The griffin rushed out of the clearing. More gunfire, screams, a metallic crash. It grew quiet again. A minute passed with no indication of what was happening beyond the trees.
An electric haze of magic sizzled through the air a moment before the explosive boom of an unleashed spell reached them.
As the ground vibrated under their feet, Miysis shot a questioning look at Lyre. He didn’t move, listening to a second spell detonate. Did that explosive magic belong to Ash? Lyre could think of few daemons capable of unleashing that much power at once.
“Lyre,” Miysis hissed. “Do you know who that is?”
Magic erupted again—but instead of an explosive boom, it was a sharp crack. This time, it lit the sky with a flare of icy white power.
His gaze snapping to the sky, Lyre took a step back. The pale cast had already extinguished, but he could still sense it—and he’d never felt anything like that before. It hadn’t been Ash, that was for sure.

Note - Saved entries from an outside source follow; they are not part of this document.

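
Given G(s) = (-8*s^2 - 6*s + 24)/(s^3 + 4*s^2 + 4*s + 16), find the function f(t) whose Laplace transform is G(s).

f(t) = 5*sin(2*t) - 4*cos(2*t) - 4*exp(-4*t)

Factor the denominator: s^3 + 4*s^2 + 4*s + 16 = (s + 4)*(s^2 + 4).
Partial fraction decomposition gives [-4/(s + 4)] + [-4*s/(s^2 + 4)] + [10/(s^2 + 4)].
Invert each term: -4/(s + 4) ↔ -4e^(-4t); -4·s/(s^2 + 4) ↔ -4cos(2t); 5·2/(s^2 + 4) ↔ 5sin(2t).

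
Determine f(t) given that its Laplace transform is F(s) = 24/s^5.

f(t) = t^4

Since L{t^4} = 4!/s^5 = 24/s^5, the inverse is t^4.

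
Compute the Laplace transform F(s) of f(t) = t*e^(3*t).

L{e^(3t)} = 1/(s - 3).
Then apply L{t·g(t)} = -d/ds[G(s)] with G(s) = 1/(s - 3):
differentiating 1 time and applying the sign gives (s - 3)^(-2).

F(s) = (s - 3)^(-2)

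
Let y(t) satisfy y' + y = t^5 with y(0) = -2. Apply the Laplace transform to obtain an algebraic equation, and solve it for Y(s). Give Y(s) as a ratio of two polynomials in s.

Transform both sides with L{·}.
Using L{y'} = sY - y(0) = sY - (-2), the left side becomes (s + 1)Y - (-2).
The right side is L{t^5} = 120/s^6.
So (s + 1)Y = 120/s^6 + (-2).
Isolate Y and clear denominators.

Y(s) = (-2*s^6 + 120)/(s^7 + s^6)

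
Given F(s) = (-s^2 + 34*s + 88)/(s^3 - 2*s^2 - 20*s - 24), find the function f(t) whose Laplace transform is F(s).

Factor the denominator: s^3 - 2*s^2 - 20*s - 24 = (s - 6)*(s + 2)^2.
Partial fraction decomposition gives [-5/(s + 2)] + [-2/(s + 2)^2] + [4/(s - 6)].
Invert each term: -5/(s + 2) ↔ -5e^(-2t); -2/(s + 2)^2 ↔ -2t·e^(-2t); 4/(s - 6) ↔ 4e^(6t).

f(t) = -2*t*exp(-2*t) + 4*exp(6*t) - 5*exp(-2*t)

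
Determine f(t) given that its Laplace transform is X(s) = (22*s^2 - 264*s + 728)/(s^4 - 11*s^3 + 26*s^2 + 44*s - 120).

f(t) = -2*exp(6*t) + 2*exp(5*t) + 6*exp(2*t) - 6*exp(-2*t)

Factor the denominator: s^4 - 11*s^3 + 26*s^2 + 44*s - 120 = (s - 6)*(s - 5)*(s - 2)*(s + 2).
Partial fraction decomposition gives [6/(s - 2)] + [-2/(s - 6)] + [-6/(s + 2)] + [2/(s - 5)].
Invert each term: 6/(s - 2) ↔ 6e^(2t); -2/(s - 6) ↔ -2e^(6t); -6/(s + 2) ↔ -6e^(-2t); 2/(s - 5) ↔ 2e^(5t).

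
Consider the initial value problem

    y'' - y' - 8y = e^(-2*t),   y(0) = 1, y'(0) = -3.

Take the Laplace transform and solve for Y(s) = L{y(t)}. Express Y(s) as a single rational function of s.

Y(s) = (s^2 - 2*s - 7)/(s^3 + s^2 - 10*s - 16)

Take the Laplace transform of both sides.
Using L{y''} = s^2 Y - s·y(0) - y'(0) and L{y'} = sY - y(0), with y(0) = 1, y'(0) = -3, the left side becomes (s^2 - s - 8)Y - (s - 4).
The right side is L{e^(-2*t)} = 1/(s + 2).
So (s^2 - s - 8)Y = 1/(s + 2) + (s - 4).
Divide through and combine into a single rational function.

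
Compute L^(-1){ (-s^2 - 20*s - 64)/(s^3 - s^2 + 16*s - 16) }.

Factor the denominator: s^3 - s^2 + 16*s - 16 = (s - 1)*(s^2 + 16).
Partial fraction decomposition gives [-5/(s - 1)] + [4*s/(s^2 + 16)] + [-16/(s^2 + 16)].
Invert each term: -5/(s - 1) ↔ -5e^(t); 4·s/(s^2 + 16) ↔ 4cos(4t); -4·4/(s^2 + 16) ↔ -4sin(4t).

-5*exp(t) - 4*sin(4*t) + 4*cos(4*t)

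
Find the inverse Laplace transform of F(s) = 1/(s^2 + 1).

sin(t)

Since L{sin(t)} = 1/(s^2 + 1), the inverse is sin(t).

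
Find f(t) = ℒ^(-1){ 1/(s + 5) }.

Since L{e^(-5t)} = 1/(s + 5), the inverse is e^(-5*t).

f(t) = exp(-5*t)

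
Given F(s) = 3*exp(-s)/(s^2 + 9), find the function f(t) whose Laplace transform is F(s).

The factor e^(-s) signals a time shift by c = 1 (second shifting theorem).
L{sin(3t)} = 3/(s^2 + 9), so L^-1{3/(s^2 + 9)} = sin(3*t).
Hence the inverse is u(t - 1) times that function evaluated at t - 1.

f(t) = Heaviside(t - 1)*(sin(3*t - 3))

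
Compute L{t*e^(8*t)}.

(s - 8)^(-2)

L{e^(8t)} = 1/(s - 8).
Then apply L{t·g(t)} = -d/ds[H(s)] with H(s) = 1/(s - 8):
differentiating 1 time and applying the sign gives (s - 8)^(-2).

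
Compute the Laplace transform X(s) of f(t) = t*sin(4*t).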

“Impossible,” Miysis whispered.
A final low-pitched blast shook the earth, but the white magic didn’t reappear in the sky.
Miysis turned swiftly toward his soldiers. “You two, guard the prisoners. Consul Calder, wait here. We need to locate the source of that magic.”
Lyre gazed at the darkness overhead. Unless he was very much mistaken, that flare of white light had been the Sahar’s power—and whoever had unleashed it just became the most powerful magic-wielder in the three realms.
Assuming they survived the next five minutes.
Lyre flicked a glance over his shoulder. Miysis and his soldiers wouldn’t take long to find the Sahar and its wielder.
He slid his fingers under the neck of his shirt and along the spell chain hidden beneath it. Snapping a gemstone free, he tucked it against his palm and sent a spark into its weaving. A faint pulse told him it had engaged. Three seconds.
He ran his fingers through his hair again—using the motion to covertly toss the gemstone into the foliage a few yards away.
Two seconds.
He stepped backward, closer to the trees.
One second.
Bang! With a flash of light and sound, the gem self-destructed into untraceable dust.
As Miysis and the griffins whipped toward the diversion, Lyre darted into the trees. Casting a quick cloaking spell over himself, he raced toward the source of the magic with no idea of what he might find.